Peter Edes's Tea Party Memories

On 16 Feb 1836, an elderly printer in Bangor, Maine, named Peter Edes wrote to his grandson, Benjamin C. Edes, about events in Boston over sixty years before. Two recent books based on the memories of George R. T. Hewes had produced a great deal of excitement in America over the "Tea Party," as writers had just started to call the destruction of the East India Company tea on 16 Dec 1773.

Peter Edes described his memories of that evening, one day before he turned seventeen. He had an inside look at the event, though limited, because his father was Benjamin Edes, Boston's leading radical printer:

You request of me a particular account of the "tea-party," so called. I know but little about it, as I was not admitted into their presence, for fear, I suppose, of their being known; but what little I know I give you, so far as I can remember.

I recollect perfectly well that on the afternoon preceding the evening of the destruction of the tea, a number of gentlemen met in the parlor of my father's house—how many I cannot say. As I said before, I was not admitted into their presence, my station was in another room to make punch for them in the bowl which is now in your possession, and which I filled several times.

They remained in the house till dark, I suppose to disguise themselves like Indians, when they left the house and proceeded to the wharves where the vessels lay. Before they reached there, they were joined by hundreds. After they left the room, I went into it; but my father was not there. I therefore thought I would take a walk to the wharves, as a spectator, where was collected, I must say, as many as 2,000 persons.

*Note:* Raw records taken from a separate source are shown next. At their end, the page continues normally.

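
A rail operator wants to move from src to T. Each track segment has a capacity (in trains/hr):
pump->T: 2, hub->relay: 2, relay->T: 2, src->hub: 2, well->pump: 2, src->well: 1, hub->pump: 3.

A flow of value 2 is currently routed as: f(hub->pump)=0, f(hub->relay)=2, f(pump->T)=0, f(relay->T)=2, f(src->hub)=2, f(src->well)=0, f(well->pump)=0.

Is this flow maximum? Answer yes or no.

No

Residual path src->well->pump->T has bottleneck 1 > 0.
Pushing 1 along it raises the flow to 3, so the given flow is not maximum.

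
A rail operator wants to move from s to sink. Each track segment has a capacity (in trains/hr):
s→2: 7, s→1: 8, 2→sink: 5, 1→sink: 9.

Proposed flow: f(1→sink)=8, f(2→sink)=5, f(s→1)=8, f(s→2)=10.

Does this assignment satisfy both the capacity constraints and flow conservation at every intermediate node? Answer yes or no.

Capacity violated on s→2: flow 10 > capacity 7.

No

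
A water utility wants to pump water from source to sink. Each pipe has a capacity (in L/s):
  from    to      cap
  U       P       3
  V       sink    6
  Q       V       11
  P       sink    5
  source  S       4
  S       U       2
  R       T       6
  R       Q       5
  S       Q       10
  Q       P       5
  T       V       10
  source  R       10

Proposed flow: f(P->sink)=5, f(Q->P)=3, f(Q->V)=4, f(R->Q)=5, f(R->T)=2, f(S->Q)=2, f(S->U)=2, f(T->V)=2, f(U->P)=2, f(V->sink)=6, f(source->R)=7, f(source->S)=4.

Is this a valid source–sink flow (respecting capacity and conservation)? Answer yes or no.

Every edge has 0 ≤ f(e) ≤ cap(e).
At each intermediate node, inflow equals outflow.

Yes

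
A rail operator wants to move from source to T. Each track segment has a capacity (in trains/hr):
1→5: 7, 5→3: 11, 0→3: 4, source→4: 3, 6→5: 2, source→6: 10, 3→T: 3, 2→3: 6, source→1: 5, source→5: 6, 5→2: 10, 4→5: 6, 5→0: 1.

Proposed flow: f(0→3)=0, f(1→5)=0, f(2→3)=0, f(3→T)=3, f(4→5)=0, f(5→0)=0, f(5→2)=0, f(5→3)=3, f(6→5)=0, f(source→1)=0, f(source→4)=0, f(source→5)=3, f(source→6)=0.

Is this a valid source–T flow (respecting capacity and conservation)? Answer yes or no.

Yes

Every edge has 0 ≤ f(e) ≤ cap(e).
At each intermediate node, inflow equals outflow.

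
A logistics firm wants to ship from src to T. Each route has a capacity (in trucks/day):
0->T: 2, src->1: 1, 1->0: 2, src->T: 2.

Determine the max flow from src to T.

Augment src->T: bottleneck 2. Total 2.
Augment src->1->0->T: bottleneck 1. Total 3.
No augmenting path remains in the residual graph.

3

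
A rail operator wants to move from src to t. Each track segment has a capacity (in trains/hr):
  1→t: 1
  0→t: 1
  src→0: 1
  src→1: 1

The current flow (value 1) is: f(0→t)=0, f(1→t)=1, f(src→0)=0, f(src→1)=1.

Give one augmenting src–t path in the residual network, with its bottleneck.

Residual along src→0→t: src→0: 1, 0→t: 1.
Bottleneck = min = 1.

src→0→t, bottleneck 1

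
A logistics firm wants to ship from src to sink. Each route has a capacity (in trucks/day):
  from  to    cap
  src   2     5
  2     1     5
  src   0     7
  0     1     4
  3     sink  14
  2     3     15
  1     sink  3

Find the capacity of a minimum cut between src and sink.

Max flow = 8 (via 2 augmenting paths).
In the residual at optimum, the set reachable from src is {0, 1, src}.
Cut edges: src->2 (cap 5), 1->sink (cap 3). Sum = 8.

8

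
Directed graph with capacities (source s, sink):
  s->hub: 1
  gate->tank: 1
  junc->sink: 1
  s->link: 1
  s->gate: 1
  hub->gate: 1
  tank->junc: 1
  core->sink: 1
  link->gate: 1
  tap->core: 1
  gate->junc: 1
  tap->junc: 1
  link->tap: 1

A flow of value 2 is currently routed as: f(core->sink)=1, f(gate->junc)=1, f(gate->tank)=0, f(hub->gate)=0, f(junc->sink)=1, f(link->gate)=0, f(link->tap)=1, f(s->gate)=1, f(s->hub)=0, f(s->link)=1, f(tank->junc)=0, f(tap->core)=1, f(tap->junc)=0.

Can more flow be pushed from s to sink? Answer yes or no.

Residual reachable from s: {gate, hub, junc, s, tank}; sink is not reachable.
Saturated cut: s->link, junc->sink with total capacity 2 = current flow value. Flow is maximum.

No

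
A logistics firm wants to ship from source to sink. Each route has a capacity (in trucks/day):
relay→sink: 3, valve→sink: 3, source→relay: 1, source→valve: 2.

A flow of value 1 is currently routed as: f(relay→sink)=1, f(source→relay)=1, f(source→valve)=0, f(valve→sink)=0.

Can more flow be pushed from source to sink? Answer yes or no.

Yes

Residual path source→valve→sink has bottleneck 2 > 0.
Pushing 2 along it raises the flow to 3, so the given flow is not maximum.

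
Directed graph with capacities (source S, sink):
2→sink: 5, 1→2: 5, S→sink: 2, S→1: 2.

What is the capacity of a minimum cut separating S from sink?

4

Max flow = 4 (via 2 augmenting paths).
In the residual at optimum, the set reachable from S is {S}.
Cut edges: S→1 (cap 2), S→sink (cap 2). Sum = 4.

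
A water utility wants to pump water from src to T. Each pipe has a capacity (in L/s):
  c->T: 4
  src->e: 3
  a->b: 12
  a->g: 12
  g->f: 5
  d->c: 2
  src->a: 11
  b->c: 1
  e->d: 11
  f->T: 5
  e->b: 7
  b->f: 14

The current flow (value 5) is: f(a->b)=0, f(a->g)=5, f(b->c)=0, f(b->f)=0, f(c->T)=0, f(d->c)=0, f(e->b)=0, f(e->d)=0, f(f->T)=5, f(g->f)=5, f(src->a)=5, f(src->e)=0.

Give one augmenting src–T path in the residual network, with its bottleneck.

Residual along src->a->b->c->T: src->a: 6, a->b: 12, b->c: 1, c->T: 4.
Bottleneck = min = 1.

src->a->b->c->T, bottleneck 1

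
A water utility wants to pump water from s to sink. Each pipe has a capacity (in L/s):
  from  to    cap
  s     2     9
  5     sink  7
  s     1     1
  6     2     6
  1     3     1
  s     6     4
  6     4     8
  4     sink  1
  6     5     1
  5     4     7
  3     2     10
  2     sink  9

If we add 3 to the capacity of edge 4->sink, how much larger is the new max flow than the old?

Original max flow = 11.
After raising cap(4->sink), augmenting paths through that edge carry 2 more units.
New max flow = 13. Increase = 2.

2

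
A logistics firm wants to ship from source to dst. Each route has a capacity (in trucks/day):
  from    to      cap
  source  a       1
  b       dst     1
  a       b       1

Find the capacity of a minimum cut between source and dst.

1

Max flow = 1 (via 1 augmenting path).
In the residual at optimum, the set reachable from source is {source}.
Cut edges: source->a (cap 1). Sum = 1.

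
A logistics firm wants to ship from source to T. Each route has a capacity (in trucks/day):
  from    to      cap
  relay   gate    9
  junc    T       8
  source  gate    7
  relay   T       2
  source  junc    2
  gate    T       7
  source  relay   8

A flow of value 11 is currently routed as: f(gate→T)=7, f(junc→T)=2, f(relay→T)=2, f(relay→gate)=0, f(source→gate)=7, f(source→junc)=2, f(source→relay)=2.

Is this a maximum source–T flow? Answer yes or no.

Residual reachable from source: {gate, relay, source}; T is not reachable.
Saturated cut: source→junc, relay→T, gate→T with total capacity 11 = current flow value. Flow is maximum.

Yes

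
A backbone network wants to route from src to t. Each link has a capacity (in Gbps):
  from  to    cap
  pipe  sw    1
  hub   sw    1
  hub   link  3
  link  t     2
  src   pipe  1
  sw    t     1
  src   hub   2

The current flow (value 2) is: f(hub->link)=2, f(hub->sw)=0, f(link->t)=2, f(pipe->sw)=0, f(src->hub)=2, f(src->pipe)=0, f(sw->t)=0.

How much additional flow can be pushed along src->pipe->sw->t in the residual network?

1

Residual capacities along the path: src->pipe: 1, pipe->sw: 1, sw->t: 1.
Minimum is 1.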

The Indians worked smartly. Some were in the hold immediately after the hatches were broken open, fixing the ropes to the tea-chests; others were hauling up the chests; and others stood ready with their hatchets to cut off the bindings of the chest and cast them overboard. I remained on the wharf till I was tired, leaving the Indians working like good industrious fellows. This is all I know about it.

The bowl I left in your mother's possession I present to you most cheerfully, hoping it will never go out of the family. . . .

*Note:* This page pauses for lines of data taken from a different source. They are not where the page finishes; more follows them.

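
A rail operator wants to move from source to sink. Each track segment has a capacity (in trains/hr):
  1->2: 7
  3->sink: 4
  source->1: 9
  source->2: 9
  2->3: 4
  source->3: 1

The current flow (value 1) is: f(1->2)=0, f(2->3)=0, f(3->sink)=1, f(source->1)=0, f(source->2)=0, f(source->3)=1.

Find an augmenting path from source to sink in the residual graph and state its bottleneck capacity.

source->2->3->sink, bottleneck 3

Residual along source->2->3->sink: source->2: 9, 2->3: 4, 3->sink: 3.
Bottleneck = min = 3.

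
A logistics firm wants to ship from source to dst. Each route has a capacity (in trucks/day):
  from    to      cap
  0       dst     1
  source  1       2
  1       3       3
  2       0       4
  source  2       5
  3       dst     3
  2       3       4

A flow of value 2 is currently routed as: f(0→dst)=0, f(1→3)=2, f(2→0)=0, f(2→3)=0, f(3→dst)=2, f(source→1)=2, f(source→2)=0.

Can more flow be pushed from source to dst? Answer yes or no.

Residual path source→2→3→dst has bottleneck 1 > 0.
Pushing 1 along it raises the flow to 3, so the given flow is not maximum.

Yes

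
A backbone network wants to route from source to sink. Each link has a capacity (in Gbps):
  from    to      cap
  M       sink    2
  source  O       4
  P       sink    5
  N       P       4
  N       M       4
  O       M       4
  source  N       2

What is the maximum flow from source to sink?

4

Augment source->N->P->sink: bottleneck 2. Total 2.
Augment source->O->M->sink: bottleneck 2. Total 4.
No augmenting path remains in the residual graph.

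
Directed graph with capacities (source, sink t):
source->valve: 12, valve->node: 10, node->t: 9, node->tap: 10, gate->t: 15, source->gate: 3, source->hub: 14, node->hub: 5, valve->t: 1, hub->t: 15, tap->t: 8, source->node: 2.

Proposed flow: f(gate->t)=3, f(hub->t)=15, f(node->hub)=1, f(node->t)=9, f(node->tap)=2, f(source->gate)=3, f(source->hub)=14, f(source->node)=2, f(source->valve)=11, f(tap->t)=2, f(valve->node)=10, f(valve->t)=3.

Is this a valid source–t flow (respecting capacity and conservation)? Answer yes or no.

No

Capacity violated on valve->t: flow 3 > capacity 1.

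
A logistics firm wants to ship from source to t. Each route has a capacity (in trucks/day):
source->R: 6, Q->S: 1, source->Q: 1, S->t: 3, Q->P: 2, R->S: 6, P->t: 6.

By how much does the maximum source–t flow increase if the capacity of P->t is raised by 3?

0

Original max flow = 4.
Edge P->t does not cross the min cut (source side {R, S, source}), so extra capacity there cannot help.
New max flow = 4. Increase = 0.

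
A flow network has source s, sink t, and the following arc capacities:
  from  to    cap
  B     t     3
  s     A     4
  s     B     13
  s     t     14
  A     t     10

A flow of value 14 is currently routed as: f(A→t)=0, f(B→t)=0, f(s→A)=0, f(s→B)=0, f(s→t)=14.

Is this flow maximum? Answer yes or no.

No

Residual path s→A→t has bottleneck 4 > 0.
Pushing 4 along it raises the flow to 18, so the given flow is not maximum.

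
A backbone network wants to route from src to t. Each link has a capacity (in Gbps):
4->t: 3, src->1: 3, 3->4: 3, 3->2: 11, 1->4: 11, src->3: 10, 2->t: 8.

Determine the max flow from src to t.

Augment src->1->4->t: bottleneck 3. Total 3.
Augment src->3->2->t: bottleneck 8. Total 11.
No augmenting path remains in the residual graph.

11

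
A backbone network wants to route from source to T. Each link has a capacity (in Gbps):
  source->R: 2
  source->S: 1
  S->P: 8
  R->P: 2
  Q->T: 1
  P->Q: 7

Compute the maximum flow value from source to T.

1

Augment source->R->P->Q->T: bottleneck 1. Total 1.
No augmenting path remains in the residual graph.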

It is a little surprising that the names of the tea-party were never made public: my father, I believe, was the only person who had a list of them, and he always kept it locked up in his desk while living. After his death [in 1803] Benj. Austin called upon my mother, and told her there was in his possession when living some very important papers belonging to the Whig party, which he wished not to be publicly known, and asked her to let him have the keys of the desk to examine it, which she delivered to him; he then examined it, and took out several papers, among which it was supposed he took away the list of the names of the tea-party, and they have not been known since.
Some historians doubt such a list actually existed. In any event, it has never surfaced.